I do think any kind of killing, whether in war or in peace, is wrong and sinful, even if it may be necessary. However, this type of sin is less terrible than the sin of civilians who deliberately, without sufficient reason, place soldiers in situations where every choice is sinful. (...)
theological note: I'm using "sin" and "soul" in the same secular sense Leah meant them, back in her days as an atheist. They map pretty cleanly to the Catholic meanings, but I think that they don't need to depend on any particular theology to have significance here.
I agree with Leah here: There is always a sin in killing that wounds one's soul, but there is a larger sin when I ask another to take that self-inflicted moral injury for me without truly appreciating the sacrifice I'm asking.
If we call American citizens in a draft, I want our leaders and our citizenry to understand this like I understand on nights like tonight, after reading war stories until my heart is raw. I want them to flinch away from conscripting the innocent into a war which will leave too many of them permanently damaged -- some physically and some psychologically and some in the core of their moral selves. I want them to feel revulsion in their gut at the idea of demanding such perversion of goodness and such sacrifice from their fellow citizen.
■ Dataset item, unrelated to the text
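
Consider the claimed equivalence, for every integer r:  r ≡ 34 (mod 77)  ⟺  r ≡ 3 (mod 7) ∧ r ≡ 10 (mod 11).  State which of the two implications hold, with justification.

(⇒) fails and (⇐) fails.

(→) This fails: r = 34 gives 34 ≡ 34 (mod 77) but 34 ≡ 6 (mod 7), so the conjunction on the right does not hold.

(←) This fails: r = 10 satisfies both congruences on the right (10 ≡ 3 mod 7 and 10 ≡ 10 mod 11) yet 10 ≡ 10 (mod 77), not 34.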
If we must go to war, we'll look that horror in the eye and accept it.
But if we can't, then we have no business calling the draft.
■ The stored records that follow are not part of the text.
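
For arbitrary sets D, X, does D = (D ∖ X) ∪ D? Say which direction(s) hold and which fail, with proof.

(⊆) Let x ∈ D. Then either x ∈ D and x ∉ X; or x ∈ D ∩ X. In each case x ∈ (D ∖ X) ∪ D, so D ⊆ (D ∖ X) ∪ D.

(⊇) Let x ∈ (D ∖ X) ∪ D. Then either x ∈ D and x ∉ X; or x ∈ D ∩ X. In each case x ∈ D, so (D ∖ X) ∪ D ⊆ D.

Both inclusions hold; the sets are equal.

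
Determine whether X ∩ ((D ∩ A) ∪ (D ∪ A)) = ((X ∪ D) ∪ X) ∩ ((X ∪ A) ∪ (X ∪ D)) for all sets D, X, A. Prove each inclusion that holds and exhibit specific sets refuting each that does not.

(⊆) holds; (⊇) fails.

(⟹) Let x ∈ X ∩ ((D ∩ A) ∪ (D ∪ A)). Then either x ∈ D ∩ X and x ∉ A; or x ∈ X ∩ A and x ∉ D; or x ∈ D ∩ X ∩ A. In each case x ∈ ((X ∪ D) ∪ X) ∩ ((X ∪ A) ∪ (X ∪ D)), so X ∩ ((D ∩ A) ∪ (D ∪ A)) ⊆ ((X ∪ D) ∪ X) ∩ ((X ∪ A) ∪ (X ∪ D)).

(⟸) This inclusion fails. Take D = {1}, X = ∅, A = ∅; then 1 ∈ ((X ∪ D) ∪ X) ∩ ((X ∪ A) ∪ (X ∪ D)) but 1 ∉ X ∩ ((D ∩ A) ∪ (D ∪ A)).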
Make no mistake -- I have nothing but respect for the women and men that serve in our armed forces. I respect them for making an incredible sacrifice that so many of us civilians cannot even begin to understand. To me, respecting their sacrifice means doing what I can to keep still others from needlessly having to do the same.
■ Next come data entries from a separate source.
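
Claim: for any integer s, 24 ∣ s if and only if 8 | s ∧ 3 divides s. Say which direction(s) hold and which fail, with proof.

Equivalent; both directions hold.

(⟸) Suppose 8 ∣ s and 3 ∣ s. Any common multiple of 8 and 3 is a multiple of their lcm; here gcd(8, 3) = 1, so lcm(8, 3) = 8·3 = 24, so 24 ∣ s.

(⟹) If 24 ∣ s, write s = 24q. Since 24 = 3·8, s = 8·(3q), so 8 ∣ s; and since 24 = 8·3, s = 3·(8q), so 3 ∣ s.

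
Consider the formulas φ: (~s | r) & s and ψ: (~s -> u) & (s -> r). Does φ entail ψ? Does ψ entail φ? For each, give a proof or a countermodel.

(⇒) holds; (⇐) fails.

(→) Assume the antecedent. If s is true, the antecedent forces (s = T, r = T, u = F) or (s = T, r = T, u = T), and (~s -> u) & (s -> r) holds there. If s is false, the antecedent cannot hold. Either way (~s -> u) & (s -> r) holds.

(←) This fails. Under s = F, r = F, u = T, the left side is false but the right side is true.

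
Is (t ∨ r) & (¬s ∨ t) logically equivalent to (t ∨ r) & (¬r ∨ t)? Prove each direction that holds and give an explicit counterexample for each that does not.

(⇒) fails; (⇐) holds.

Converse. Assume the antecedent. If t is true, (t ∨ r) & (¬s ∨ t) reduces to true regardless of the other variables. If t is false, the antecedent cannot hold. Either way (t ∨ r) & (¬s ∨ t) holds.

Forward direction. This fails. Under t = F, r = T, s = F, the left side is true but the right side is false.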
But we have leaders who don't see as I do. They only recoil from the horror of war when they imagine it breaking the soul of a young girl -- not a young boy. And that's dangerous. We have leaders who truly in their hearts believe that dulce et decorum est, so long as it's only fathers and sons who pro patria moriantur -- but who recoil instinctively from the idea that mothers and daughters might have their moral souls broken in America's war. And I'm deeply afraid that, in their half-empathy, they'll be too quick to go to war and too dismissive of its cost. So what is to be done?
I don't want the hand that signs draft orders to be steadied by the fantasy that male moral sacrifice in war -- "defending our women and children" -- is natural or glorious or the sort of thing we could ever be excused for asking our fellow citizens for. The cost is too great for us to tell that lie to ourselves. It may be necessary, but it will never, ever be good. And if the only way to drive that point home to Ted Cruz and his ilk is to put America's young women on the rolls of the Selective Service alongside America's young men, then so be it. Because then even he will understand.
I'm anti-war and anti-draft, but if limiting the draft to men helps men like this send our soldiers to war and sleep well at night, then I support the expansion of the Selective Service. It can only do good if it gives us pause and forces us to consider the true cost of what we ask for when we ask for war. We shouldn't need to do this to be properly repulsed by war, but at this point, I'll take it.
If in some nightmare dreams, you too could pace Behind the wagon that we flung her in, And watch the white eyes writhing in her face, Her hanging face, like a devil’s sick of sin; If you could hear, at every jolt, the blood Come gargling from her froth-corrupted lungs, Obscene as cancer, bitter as the cud Of vile, incurable sores on innocent tongues,— My friend, you would not tell with such high zest To children ardent for some desperate glory, The old Lie: Dulce et decorum est Pro patria mori.